Il consumo di soluzione idroalcolica per l’igiene delle mani negli ospedali italiani resta ancora ben al di sotto degli standard raccomandati. A lanciare l’allarme è l’Istituto Superiore di Sanità in occasione della Giornata mondiale dell’igiene delle mani, che si celebra il 5 maggio, sottolineando un calo progressivo dei livelli di utilizzo in tutte le aree di degenza. Secondo i dati del sistema di sorveglianza coordinato dall’Iss, nel 2024 il consumo mediano nazionale si è attestato a 9,9 litri per 1.000 giornate di degenza ospedaliera, un valore stabile rispetto all’anno precedente ma ancora lontano dallo standard di 20 litri indicato dall’Organizzazione mondiale della sanità. Alla rilevazione hanno partecipato 720 strutture sanitarie distribuite in tutte le Regioni e Province autonome.

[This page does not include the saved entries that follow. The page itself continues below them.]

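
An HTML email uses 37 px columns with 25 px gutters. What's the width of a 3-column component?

3 columns plus 2 gutters: 111 + 50 = 161 px.

161 px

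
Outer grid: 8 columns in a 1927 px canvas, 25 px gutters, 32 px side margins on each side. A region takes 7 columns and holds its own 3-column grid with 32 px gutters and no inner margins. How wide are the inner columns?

Subtract both margins: 1927 − 2·32 = 1863 px.
Subtracting 7 gutters of 25 leaves 1688 for 8 columns, so c = 211 px.
7 columns plus 6 gutters: 1477 + 150 = 1627 px.
3d + 2·32 = 1627 → 3d = 1563 → d = 521 px.

521 px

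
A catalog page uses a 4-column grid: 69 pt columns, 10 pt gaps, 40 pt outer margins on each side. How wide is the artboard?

Artboard = 2·40 + 4·69 + 3·10 = 80 + 276 + 30 = 386 pt.

386 pt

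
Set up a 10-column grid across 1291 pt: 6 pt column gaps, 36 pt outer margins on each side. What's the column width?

Content width = 1291 − 2·36 = 1219 pt.
10 columns + 9 column gaps: 10c + 9·6 = 1219.
10c = 1219 − 54 = 1165, so c = 116.5 pt.

116.5 pt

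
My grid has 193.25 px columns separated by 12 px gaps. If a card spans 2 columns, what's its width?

398.5 px

2 columns plus 1 gap: 386.5 + 12 = 398.5 px.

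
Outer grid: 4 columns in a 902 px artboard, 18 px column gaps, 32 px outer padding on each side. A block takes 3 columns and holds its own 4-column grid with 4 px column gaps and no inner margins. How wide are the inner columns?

153 px

Subtract both margins: 902 − 2·32 = 838 px.
Subtracting 3 column gaps of 18 leaves 784 for 4 columns, so c = 196 px.
3-column span = 3·196 + 2·18 = 624 px.
4 columns + 3 column gaps: 4d + 3·4 = 624.
4d = 624 − 12 = 612, so d = 153 px.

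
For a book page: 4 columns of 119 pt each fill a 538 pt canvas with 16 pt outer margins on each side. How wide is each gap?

Take off 32 pt of margins, leaving 506 pt.
4·119 + 3g = 506 → 3g = 30 → g = 10 pt.

10 pt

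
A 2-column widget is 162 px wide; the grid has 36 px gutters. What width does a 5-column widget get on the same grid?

459 px

Subtracting 1 gutter of 36 leaves 126 for 2 columns, so c = 63 px.
Span of 5: 5·63 + 4·36 = 315 + 144 = 459 px.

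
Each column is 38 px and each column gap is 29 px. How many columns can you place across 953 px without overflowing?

Each extra column adds 38 + 29 = 67 px.
(953 + 29) / 67 = 14.66, so 14 columns fit.

14 columns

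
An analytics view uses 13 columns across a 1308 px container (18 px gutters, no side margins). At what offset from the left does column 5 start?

13c + 12·18 = 1308 → 13c = 1092 → c = 84 px.
No margin, so column 5 starts at 4·(column + gutter) = 4·102 = 408 px.

408 px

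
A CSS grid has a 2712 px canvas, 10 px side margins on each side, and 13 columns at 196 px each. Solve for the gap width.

Content width = 2712 − 2·10 = 2692 px.
Columns use 2548 px, leaving 144 px across 12 gaps = 12 px each.

12 px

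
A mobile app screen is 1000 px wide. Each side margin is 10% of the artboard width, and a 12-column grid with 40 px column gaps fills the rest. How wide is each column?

30 px

Margins: 10% × 1000 = 100 px each, so content = 1000 − 200 = 800 px.
12 columns + 11 column gaps: 12c + 11·40 = 800.
12c = 800 − 440 = 360, so c = 30 px.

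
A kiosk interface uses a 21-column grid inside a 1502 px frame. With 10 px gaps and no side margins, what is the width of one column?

21 columns + 20 gaps: 21c + 20·10 = 1502.
21c = 1502 − 200 = 1302, so c = 62 px.

62 px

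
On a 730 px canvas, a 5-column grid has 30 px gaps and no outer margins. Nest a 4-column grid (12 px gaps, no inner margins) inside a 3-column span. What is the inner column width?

97.5 px

Subtracting 4 gaps of 30 leaves 610 for 5 columns, so c = 122 px.
3 columns plus 2 gaps: 366 + 60 = 426 px.
4 columns + 3 gaps: 4d + 3·12 = 426.
4d = 426 − 36 = 390, so d = 97.5 px.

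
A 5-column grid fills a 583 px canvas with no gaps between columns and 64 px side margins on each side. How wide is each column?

Subtract both margins: 583 − 2·64 = 455 px.
With no gaps, each column is 455/5 = 91 px.

91 px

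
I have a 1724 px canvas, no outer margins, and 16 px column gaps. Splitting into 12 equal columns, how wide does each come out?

Subtracting 11 column gaps of 16 leaves 1548 for 12 columns, so c = 129 px.

129 px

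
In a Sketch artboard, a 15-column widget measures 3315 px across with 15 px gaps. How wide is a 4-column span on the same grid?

15 columns + 14 gaps: 15c + 14·15 = 3315.
15c = 3315 − 210 = 3105, so c = 207 px.
Span of 4: 4·207 + 3·15 = 828 + 45 = 873 px.

873 px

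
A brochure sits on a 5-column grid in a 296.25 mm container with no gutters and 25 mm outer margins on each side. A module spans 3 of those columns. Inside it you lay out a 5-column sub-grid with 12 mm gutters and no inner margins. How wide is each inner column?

Inside the margins: 296.25 − 50 = 246.25 mm.
246.25 / 5 = 49.25 mm per column.
With no gutters, 3 columns span 3·49.25 = 147.75 mm.
5d + 4·12 = 147.75 → 5d = 99.75 → d = 19.95 mm.

19.95 mm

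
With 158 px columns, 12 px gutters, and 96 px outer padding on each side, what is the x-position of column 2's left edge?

266 px

Each column+gutter stride is 170 px; 1 of them past the 96 px margin is 96 + 170 = 266 px.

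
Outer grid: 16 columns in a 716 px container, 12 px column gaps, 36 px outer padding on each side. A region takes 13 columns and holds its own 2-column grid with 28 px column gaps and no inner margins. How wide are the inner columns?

Subtract both margins: 716 − 2·36 = 644 px.
644 − 15·12 = 464; ÷16 gives c = 29 px.
13 columns plus 12 column gaps: 377 + 144 = 521 px.
521 − 1·28 = 493; ÷2 gives d = 246.5 px.

246.5 px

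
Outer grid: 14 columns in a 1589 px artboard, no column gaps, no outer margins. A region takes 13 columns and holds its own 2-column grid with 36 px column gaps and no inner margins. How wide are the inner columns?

719.75 px

1589 / 14 = 113.5 px per column.
13-column span = 13·113.5 = 1475.5 px.
1475.5 − 1·36 = 1439.5; ÷2 gives d = 719.75 px.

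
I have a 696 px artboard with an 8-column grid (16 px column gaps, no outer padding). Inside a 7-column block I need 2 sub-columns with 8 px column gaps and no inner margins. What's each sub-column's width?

Subtracting 7 column gaps of 16 leaves 584 for 8 columns, so c = 73 px.
Span of 7: 7·73 + 6·16 = 511 + 96 = 607 px.
2 columns + 1 column gap: 2d + 1·8 = 607.
2d = 607 − 8 = 599, so d = 299.5 px.

299.5 px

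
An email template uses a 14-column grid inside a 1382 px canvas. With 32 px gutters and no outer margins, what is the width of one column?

69 px

14c + 13·32 = 1382 → 14c = 966 → c = 69 px.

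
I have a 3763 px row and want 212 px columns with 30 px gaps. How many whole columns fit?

15 columns

k columns need k·212 + (k−1)·30 = k·242 − 30.
k·242 − 30 ≤ 3763 → k ≤ 3793 / 242 ≈ 15.67, so k = 15.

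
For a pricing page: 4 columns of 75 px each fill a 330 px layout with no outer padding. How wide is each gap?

10 px

4·75 + 3g = 330 → 3g = 30 → g = 10 px.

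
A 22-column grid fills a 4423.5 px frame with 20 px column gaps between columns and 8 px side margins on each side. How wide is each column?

Subtract both margins: 4423.5 − 2·8 = 4407.5 px.
22c + 21·20 = 4407.5 → 22c = 3987.5 → c = 181.25 px.

181.25 px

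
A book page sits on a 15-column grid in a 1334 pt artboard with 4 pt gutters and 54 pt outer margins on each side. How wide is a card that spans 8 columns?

Content width = 1334 − 2·54 = 1226 pt.
Subtracting 14 gutters of 4 leaves 1170 for 15 columns, so c = 78 pt.
8 columns plus 7 gutters: 624 + 28 = 652 pt.

652 pt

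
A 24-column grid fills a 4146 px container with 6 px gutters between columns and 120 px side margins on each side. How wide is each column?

157 px

Subtract both margins: 4146 − 2·120 = 3906 px.
3906 − 23·6 = 3768; ÷24 gives c = 157 px.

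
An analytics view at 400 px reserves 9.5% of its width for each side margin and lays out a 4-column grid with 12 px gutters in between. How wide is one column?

72 px

400 × (1 − 2·9.5%) = 400 × 81% = 324 px for the columns.
4c + 3·12 = 324 → 4c = 288 → c = 72 px.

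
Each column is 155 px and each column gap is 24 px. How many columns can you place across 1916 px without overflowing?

10 columns

k columns need k·155 + (k−1)·24 = k·179 − 24.
k·179 − 24 ≤ 1916 → k ≤ 1940 / 179 ≈ 10.84, so k = 10.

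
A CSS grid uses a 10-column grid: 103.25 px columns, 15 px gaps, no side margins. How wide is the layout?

Layout = 10·103.25 + 9·15 = 1032.5 + 135 = 1167.5 px.

1167.5 px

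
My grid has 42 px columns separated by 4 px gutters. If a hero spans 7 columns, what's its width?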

Le differenze tra le diverse aree assistenziali restano marcate: i consumi più elevati si registrano nelle terapie intensive (37,9 litri per 1.000 giornate di degenza), mentre risultano particolarmente bassi in ambiti come l’ortopedia (8,3 litri). Un quadro che evidenzia margini di miglioramento significativi nell’adozione delle pratiche di igiene. “L’igiene delle mani è uno strumento fondamentale per prevenire la trasmissione di microrganismi, comprese le forme resistenti agli antibiotici, e rappresenta un pilastro nella prevenzione delle infezioni correlate all’assistenza”, ricordano gli esperti. Un gesto semplice, ma determinante per la sicurezza di pazienti e operatori sanitari.
Il calo dell’attenzione emerge anche nella popolazione generale: solo il 19% degli italiani utilizza abitualmente gel disinfettanti, in diminuzione rispetto agli anni precedenti, mentre la frequenza dei lavaggi quotidiani si mantiene su livelli inferiori rispetto al periodo post-pandemico.
Il tema si inserisce in un contesto più ampio di prevenzione delle infezioni correlate all’assistenza: secondo quanto richiamato dalla Società Italiana di Malattie Infettive e Tropicali su dati del Centro europeo per la prevenzione e il controllo delle malattie, in Europa si stimano circa 4,3 milioni di infezioni ogni anno, con un paziente ricoverato su 14 coinvolto e una quota crescente di microrganismi resistenti agli antibiotici.
Per la diciottesima edizione della Giornata mondiale, l’Oms richiama operatori e strutture a rafforzare le misure di prevenzione e controllo delle infezioni. Lo slogan 2026, “Action save lives”, punta a rilanciare l’attenzione su pratiche essenziali per ridurre il rischio di infezioni e migliorare la sicurezza delle cure.
In questo contesto, l’Iss annuncia anche la riapertura di due corsi di formazione a distanza sulla piattaforma Eduiss, disponibili dal 5 maggio al 10 dicembre 2026. I percorsi formativi, gratuiti, mirano a diffondere le buone pratiche secondo le linee guida internazionali e a promuovere una cultura della sicurezza nelle strutture sanitarie. Tra questi, il corso “L’igiene delle mani per la prevenzione e controllo delle infezioni in ambito assistenziale (III edizione)” è dedicato al rafforzamento delle conoscenze sui principi base dell’igiene delle mani e sul suo ruolo nel contrasto alle infezioni correlate all’assistenza e all’antibiotico-resistenza. L’obiettivo, sottolinea l’Iss, è colmare il gap tra raccomandazioni e pratica clinica quotidiana, rafforzando uno degli interventi più efficaci e a basso costo per migliorare la qualità dell’assistenza.